After the match and things had settled down a bit, Williams was asked if the penalty cost her the match. “That's a good question”, she said, and pointed out that she always fights to come back. Osaka was leading, but Williams could have come back. Because of her behavior, we really should be glad she didn't.

As far as Osaka is concerned, she was asked live during the trophy presentation if the reality of winning her first grand slam lived up to the dream. The extremely shy champion didn't answer the question, and, holding back tears, told the crowd that she knew was rooting for Williams, “Thank you for coming to the match.”

Osaka is the first Japanese-born person grand slam champion (male or female), and moved to New York at the age of three. She would attend the US Open as a kid and sit in the upper deck, hoping to get a glimpse of Williams, and maybe even get her autograph one day. Her win will not be remembered by even the most ardent of tennis fans in the years to come, without being reminded of Williams and her 'thief' remark.

Williams is the real thief for stealing Osaka's moment, but we do have to give Williams credit for trying to give the spotlight back. She hugged Osaka at the court and seemed to have apologized. She also told the crowd, who was booing after the match, not to boo and to cheer Osaka. It did little good, though.

During one of Serena's outbursts at Ramos, she said, “I have never cheated in my life. I have a daughter and I stand for what’s right for her and I have never cheated.” Hopefully that's true, but maybe the real lesson she should teach her daughter, or better yet learn for herself, is how to behave.

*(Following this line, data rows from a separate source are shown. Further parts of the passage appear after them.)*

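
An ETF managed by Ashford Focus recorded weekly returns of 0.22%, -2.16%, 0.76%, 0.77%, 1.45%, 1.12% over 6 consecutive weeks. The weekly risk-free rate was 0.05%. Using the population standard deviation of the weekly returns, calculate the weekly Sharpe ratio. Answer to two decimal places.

r̄ = (0.22 − 2.16 + 0.76 + 0.77 + 1.45 + 1.12) / 6 = 0.3600%
Σ(r − r̄)² = (0.22 − 0.3600)² + (-2.16 − 0.3600)² + (0.76 − 0.3600)² + … = 8.4638
population σ = √(8.4638 / 6) = √1.4106 = 1.1877%
Sharpe = (r̄ − rf) / σ = (0.3600 − 0.05) / 1.1877 = 0.3100 / 1.1877 = 0.2610

0.26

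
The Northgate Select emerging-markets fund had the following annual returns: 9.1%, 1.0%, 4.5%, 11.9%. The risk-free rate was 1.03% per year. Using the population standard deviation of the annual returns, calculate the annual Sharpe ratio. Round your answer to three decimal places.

1.336

r̄ = (9.1 + 1 + 4.5 + 11.9) / 4 = 6.6250%
Population σ = √[Σ(r − r̄)² / 4] = √[70.1075 / 4] = √17.5269 = 4.1865%
Sharpe = (r̄ − rf) / σ = (6.6250 − 1.03) / 4.1865 = 5.5950 / 4.1865 = 1.3364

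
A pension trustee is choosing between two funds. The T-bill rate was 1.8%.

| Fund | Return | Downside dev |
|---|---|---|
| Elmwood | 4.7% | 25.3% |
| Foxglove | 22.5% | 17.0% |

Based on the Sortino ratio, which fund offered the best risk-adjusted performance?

Foxglove

Elmwood: Sortino ratio = (4.7% − 1.8%) / 25.3% = 0.115
Foxglove: Sortino ratio = (22.5% − 1.8%) / 17.0% = 1.218
Highest: Foxglove (1.218).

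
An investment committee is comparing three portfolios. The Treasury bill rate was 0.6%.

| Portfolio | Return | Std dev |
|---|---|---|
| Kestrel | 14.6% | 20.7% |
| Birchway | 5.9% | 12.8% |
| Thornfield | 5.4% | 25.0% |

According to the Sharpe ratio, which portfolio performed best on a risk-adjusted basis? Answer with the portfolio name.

Kestrel

Kestrel: Sharpe ratio = (14.6% − 0.6%) / 20.7% = 0.676
Birchway: Sharpe ratio = (5.9% − 0.6%) / 12.8% = 0.414
Thornfield: Sharpe ratio = (5.4% − 0.6%) / 25.0% = 0.192
Highest: Kestrel (0.676).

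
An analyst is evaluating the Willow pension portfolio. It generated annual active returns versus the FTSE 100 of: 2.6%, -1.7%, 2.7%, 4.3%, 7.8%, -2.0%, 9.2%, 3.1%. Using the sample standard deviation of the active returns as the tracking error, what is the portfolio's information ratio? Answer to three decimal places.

Mean return r̄ = 26.00 / 8 = 3.2500%
Sample σ = √[Σ(r − r̄)² / 7] = √[110.0200 / 7] = √15.7171 = 3.9645%
IR = r̄ / tracking error = 3.2500 / 3.9645 = 0.8198

0.820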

Oh yeah: Novak Djokovic won the men's championship over Juan Martin Del Potro in straight sets. No drama here, but no story either. Rafael Nadal withdrew during the semis against Del Potro with an injury, and the match was up against the first Sunday of NFL football.

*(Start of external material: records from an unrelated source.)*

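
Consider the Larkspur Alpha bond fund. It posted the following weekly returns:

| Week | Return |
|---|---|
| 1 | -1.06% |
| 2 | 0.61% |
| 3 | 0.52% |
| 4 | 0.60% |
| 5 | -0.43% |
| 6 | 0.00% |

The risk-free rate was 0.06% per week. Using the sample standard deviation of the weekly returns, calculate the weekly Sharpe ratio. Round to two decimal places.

μ = (-1.06 + 0.61 + 0.52 + 0.6 − 0.43 + 0) / 6 = 0.0400%
Sample σ = √[Σ(r − μ)² / 5] = √[2.3014 / 5] = √0.4603 = 0.6785%
Sharpe = (μ − rf) / σ = (0.0400 − 0.06) / 0.6785 = -0.0200 / 0.6785 = -0.0295

-0.03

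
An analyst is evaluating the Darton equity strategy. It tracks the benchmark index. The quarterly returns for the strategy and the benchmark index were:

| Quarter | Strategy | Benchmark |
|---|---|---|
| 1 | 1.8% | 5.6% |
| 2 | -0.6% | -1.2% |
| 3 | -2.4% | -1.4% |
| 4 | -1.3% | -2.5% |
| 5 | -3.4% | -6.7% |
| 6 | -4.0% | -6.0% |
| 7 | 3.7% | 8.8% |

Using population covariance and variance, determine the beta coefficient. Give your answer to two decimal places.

0.47

r̄p = -0.8857%,  r̄m = -0.4857%
Cov = Σ(rp − r̄p)(rm − r̄m) / 7 = 13.3912
Var(rm) = Σ(rm − r̄m)² / 7 = 28.2412
β = Cov / Var = 13.3912 / 28.2412 = 0.4742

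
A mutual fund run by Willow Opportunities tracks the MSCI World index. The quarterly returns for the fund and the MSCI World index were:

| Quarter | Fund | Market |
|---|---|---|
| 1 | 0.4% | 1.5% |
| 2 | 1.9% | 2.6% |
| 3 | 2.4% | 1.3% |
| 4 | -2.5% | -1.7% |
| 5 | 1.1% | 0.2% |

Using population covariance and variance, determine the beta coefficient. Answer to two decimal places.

r̄p = 0.6600%,  r̄m = 0.7800%
Cov = Σ(rp − r̄p)(rm − r̄m) / 5 = 2.1112
Var(rm) = Σ(rm − r̄m)² / 5 = 2.1176
β = Cov / Var = 2.1112 / 2.1176 = 0.9970

1.00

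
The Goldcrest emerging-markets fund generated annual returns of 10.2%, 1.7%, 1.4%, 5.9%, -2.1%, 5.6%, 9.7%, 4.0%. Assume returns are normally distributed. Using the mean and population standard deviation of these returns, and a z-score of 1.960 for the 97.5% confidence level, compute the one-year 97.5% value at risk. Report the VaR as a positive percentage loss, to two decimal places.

3.16

r̄ = (10.2 + 1.7 + 1.4 + 5.9 − 2.1 + 5.6 + 9.7 + 4) / 8 = 36.40 / 8 = 4.5500%
Σ(r − r̄)² = (10.2 − 4.5500)² + (1.7 − 4.5500)² + … = 123.9400
population σ = √(123.9400 / 8) = √15.4925 = 3.9361%
VaR = −(r̄ − z·σ) = −(4.5500 − 1.960 × 3.9361) = −(-3.1648) = 3.1648%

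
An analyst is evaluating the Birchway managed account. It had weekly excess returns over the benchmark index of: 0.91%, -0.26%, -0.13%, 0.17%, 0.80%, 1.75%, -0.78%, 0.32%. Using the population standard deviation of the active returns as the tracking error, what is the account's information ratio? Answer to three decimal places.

0.469

r̄ = (0.91 − 0.26 − 0.13 + 0.17 + 0.8 + 1.75 − 0.78 + 0.32) / 8 = 2.780 / 8 = 0.3475%
Σ(r − r̄)² = 4.3888; population σ = √(4.3888/8) = 0.7407%
IR = r̄ / tracking error = 0.3475 / 0.7407 = 0.4692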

Ram tough: It may be no surprise that the Vegas oddsmakers have the New England Patriots as the betting favorite to win the Super Bowl, but you might be surprised that the Los Angeles Rams are co-favorites to get to the big game representing the NFC. Another surprise is that they are co-favorites with the Green Bay Packers (both 5 to 1). You might remember that it was actually the Philadelphia Eagles that won the title last year (They are 5½ to 1).

Rootin' for the Rockies?: Coming into Monday's action, the Dodgers were trailing the Colorado Rockies by just a half-game in the National League West, and ahead of the Arizona Diamondbacks by two games. Colorado and Arizona are playing each other in a four-game series this week in Denver. I know Dodger fans probably want Arizona to win, but if the D-Backs lose, the Dodgers could conceivably distance themselves from Arizona, and with wins in Cincinnati, keep the Rockies in their sites. The Dodgers do have to beat the Reds, though—something they have not yet done this year.

0-0-1: Congratulations to Cleveland Browns fans for not having to endure another 0-16 season. After losing all of their games last year, the Browns opened 2018 with a 21-21 tie at home against their hated divisions rival, the Pittsburgh Steelers. The Browns were down 21-7 in the fourth quarter, fought back to force OT, and had a potential game-winning field goal blocked in the final seconds of the extra period. They still haven't won a game, ut at least they won't lose them all. According to ESPN, it's the first time since 1971 that a season opener has ended in a tie. They didn't even play overtime back then.

0-5: Yes, the Dodgers lost in Cincinnati tonight 10-6, and the Rockies pummeled Arizona 13-2. If the Dodgers are to win the National League's western division for a sixth consecutive year, they have to beat last place teams like the Reds. The Dodgers were swept in four straight earlier this year—something lamented in our May 14 column.